- Born: November 17, 1925 Los Angeles, California, U.S.
- Died: January 16, 2015 (aged 89) Los Angeles, California, U.S.
- Known for: Animation work

= Walter Peregoy =

American artist and animator (1925–2015)

Alwyn Walter "Walt" Peregoy (November 17, 1925 – January 16, 2015) was an American artist who was a color stylist and background artist for animated cartoons. Among the studios he worked for were Walt Disney Productions 1951–1964, 1974–1983, Format Films and Hanna-Barbera (1968–1971 & 1973).

He received little publicity over his career, but was acclaimed for his avant-garde style. His dedication, creativity and contributions to animation while at Disney earned Peregoy the honor of being inducted into the Disney Legends roster in 2008.

==Life==

===Early years===

Peregoy was born in Los Angeles in 1925. He spent his early childhood on a small island (Alameda, California) in San Francisco Bay. He was nine years old when he began his formal art training by attending classes at the California College of Arts and Crafts in Berkeley, California. At 12 years old, Peregoy's family returned to Los Angeles, where he enrolled in Chouinard Art Institute's life drawing classes. At the age 17, Peregoy dropped out of high school and went to work as a traffic boy for a brief time before starting to work with Disney.

In 1942, he joined the U.S. Coast Guard and served for three years in the Infirmary as a 1st Class Petty Officer. After World War II he continued his art education, studying at the University de Belles Artes, San Miguel de Allende in Guanajuato, Mexico, and with Fernand Léger in Paris.

===Animation work===

In 1951, Peregoy returned to the United States and resumed his career with The Walt Disney Studios. Although skilled with these more conventional projects, Peregoy's personal style began to surface. Peregoy's unique style began to mesh well with that of his contemporary, stylist Eyvind Earle. Peregoy and Earle's work on Paul Bunyan (1958) was nominated for an Academy Award in the short category. Their unique style of animation on Paul Bunyan was a departure for Disney. Peregoy continued to work at Disney for an additional 14 years, including select work on their TV commercial unit.

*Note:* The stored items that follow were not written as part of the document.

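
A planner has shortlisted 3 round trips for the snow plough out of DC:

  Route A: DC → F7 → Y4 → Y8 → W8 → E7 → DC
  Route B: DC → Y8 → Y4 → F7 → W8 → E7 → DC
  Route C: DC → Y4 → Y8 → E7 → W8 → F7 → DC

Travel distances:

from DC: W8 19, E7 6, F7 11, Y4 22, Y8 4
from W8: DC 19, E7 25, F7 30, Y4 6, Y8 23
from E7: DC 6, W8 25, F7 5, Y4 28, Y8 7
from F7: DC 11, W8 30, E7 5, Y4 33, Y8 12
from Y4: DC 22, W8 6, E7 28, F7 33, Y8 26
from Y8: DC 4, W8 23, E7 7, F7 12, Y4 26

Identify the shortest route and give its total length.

Route A: 11 + 33 + 26 + 23 + 25 + 6 = 124
Route B: 4 + 26 + 33 + 30 + 25 + 6 = 124
Route C: 22 + 26 + 7 + 25 + 30 + 11 = 121

121 — Route C is the shortest.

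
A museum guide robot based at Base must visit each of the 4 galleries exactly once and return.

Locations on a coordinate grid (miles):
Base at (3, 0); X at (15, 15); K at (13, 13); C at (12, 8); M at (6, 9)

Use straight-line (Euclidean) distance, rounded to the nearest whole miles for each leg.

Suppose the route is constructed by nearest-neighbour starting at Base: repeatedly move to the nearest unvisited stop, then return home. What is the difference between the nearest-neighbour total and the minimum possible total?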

Peregoy was lead background painter on Sleeping Beauty (1959) before embarking on the most ambitious, intelligent, and personal effort, his work as color stylist and background artist on One Hundred and One Dalmatians (1961), and The Sword in the Stone (1963). In the mid-1960s he worked at Format Productions, where he crafted backgrounds for The Lone Ranger plus three short films under a Warner Bros. Cartoons subcontract. He later worked on Scooby-Doo, Where Are You! (1969), and other series produced by Hanna-Barbera.

He returned to Disney (WED Enterprises in 1977 through 1983), contributing his unique view to the design of Epcot Center in Florida, where his influence included architectural facades, sculptures, fountains, show rides, and murals for The Land and "Imagination!" (formerly Journey Into Imagination) pavilions.

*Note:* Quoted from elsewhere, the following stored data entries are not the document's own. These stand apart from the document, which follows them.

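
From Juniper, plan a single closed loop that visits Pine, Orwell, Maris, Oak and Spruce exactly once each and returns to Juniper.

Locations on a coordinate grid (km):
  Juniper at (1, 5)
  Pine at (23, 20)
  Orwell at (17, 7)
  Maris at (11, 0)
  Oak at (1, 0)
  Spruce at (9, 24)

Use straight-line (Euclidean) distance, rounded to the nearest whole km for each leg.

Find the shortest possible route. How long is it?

With 5 stops there are 5!/2 = 60 distinct round trips (a route and its reverse cost the same).
Juniper→Pine→Orwell→Maris→Oak→Spruce→Juniper: 27+14+9+10+25+21 = 106
Juniper→Pine→Orwell→Maris→Spruce→Oak→Juniper: 27+14+9+24+25+5 = 104
Juniper→Pine→Orwell→Oak→Maris→Spruce→Juniper: 27+14+17+10+24+21 = 113
Juniper→Pine→Orwell→Oak→Spruce→Maris→Juniper: 27+14+17+25+24+11 = 118
Juniper→Pine→Orwell→Spruce→Maris→Oak→Juniper: 27+14+19+24+10+5 = 99
Juniper→Pine→Orwell→Spruce→Oak→Maris→Juniper: 27+14+19+25+10+11 = 106
Juniper→Pine→Maris→Orwell→Oak→Spruce→Juniper: 27+23+9+17+25+21 = 122
Juniper→Pine→Maris→Orwell→Spruce→Oak→Juniper: 27+23+9+19+25+5 = 108
Juniper→Pine→Maris→Oak→Orwell→Spruce→Juniper: 27+23+10+17+19+21 = 117
Juniper→Pine→Maris→Oak→Spruce→Orwell→Juniper: 27+23+10+25+19+16 = 120
Juniper→Pine→Maris→Spruce→Orwell→Oak→Juniper: 27+23+24+19+17+5 = 115
Juniper→Pine→Maris→Spruce→Oak→Orwell→Juniper: 27+23+24+25+17+16 = 132
Juniper→Pine→Oak→Orwell→Maris→Spruce→Juniper: 27+30+17+9+24+21 = 128
Juniper→Pine→Oak→Orwell→Spruce→Maris→Juniper: 27+30+17+19+24+11 = 128
… (46 more)
Juniper→Oak→Maris→Orwell→Pine→Spruce→Juniper: 5+10+9+14+15+21 = 74  ← best
The minimum is 74.
One optimal route: Juniper → Oak → Maris → Orwell → Pine → Spruce → Juniper (or its reverse).

74 km — the shortest possible round trip.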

Along with Marc Davis, Eyvind Earle and Joshua Meador, Peregoy was one of the featured artists in Disney's Four Artists Paint One Tree documentary. This documentary illustrated the unique interpretation that each artist can bring to a single subject matter.

Peregoy's work has been the subject of one Man Shows at: Stockton Museum, California; The University of Santa Clara, California; Galerie de Tour, San Francisco, California; Rutherford Gallery, San Francisco, California; Chouinard Art Institute, Los Angeles, California; Landau Gallery, Los Angeles, California; Dickie Hall Gallery, Laguna, California; Jack Carr Gallery, Pasadena, California. He has also participated in group shows at: National Gallery of Art, the Library of Congress and the Corcoran Gallery of Art in Washington, D.C.

===Later years===

Peregoy taught Background Styling at Brandes Art Institute from 1984 to 1985 as well as Principle of Drawing. In the last years of his life, he continued to draw and paint in the Los Angeles area right up to his death on January 16, 2015, at the age of 89.